Seria natural lembrar que as artes viveram e evoluíram sempre sob o regime do mecenato ou patrocínio e da encomenda, nas partes delas que não podem ser classificadas como arte popular. É apenas isso, mas essa linha de argumentação será pouco democrática para a chamada Plataforma das Artes.
Foi o crescimento do mercado artístico, com ciclos de mais ou menos rápida expansão (a reforma, o fim do antigo regime, o romantismo, etc), que viabilizou uma crescente produção artística independente do consumo ostentatório e doméstico das cortes régias ou eclesiásticas e das casas aristocráticas, que antes tinham patrocinado Miguel Ângelo e Velazquez, Bach e Mozart. Mas Leonardo, Rubens, Poussin e Rembrandt, já viviam do mercado. Vermeer também, mas mal, porque não tinha jeito para o negócio. Nessa dinâmica foram surgindo o Museu e o Salão, a sala de concertos, o público democrático. Surgem as dinâmicas públicas da premiação (a consagração republicana, o Panteão, etc) e da encomenda - da encomenda pública, que distingue e premeia os artistas mais reconhecidos e que constrói ou acumula património.

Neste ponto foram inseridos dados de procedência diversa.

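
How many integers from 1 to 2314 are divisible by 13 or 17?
⌊2314/13⌋ + ⌊2314/17⌋ - ⌊2314/221⌋ = 178 + 136 - 10 = 304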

Fórmulas novas da bolsa, do prémio, do festival, da residência universitária ou do artista residente prolongam até hoje essas condições que parecem intrinsecamente indispensáveis à criação artística (ou àquela criação artística que não opta pelo exílio interior ou pela recusa abjeccionista da distinção oficializada). Nos países onde o mercado é mais poderoso e mais competitivo, essa dinâmica das bolsas, etc, é também um espaço superior, entre outros, do sistema das artes. Para além do caso mais visível da ópera, pode ver-se facilmente que muitas das obras mais marcantes na área da fotografia e da literatura, por exemplo, são concebidas, nos Estados Unidos da América, nessas condições de patrocínio ou encomenda.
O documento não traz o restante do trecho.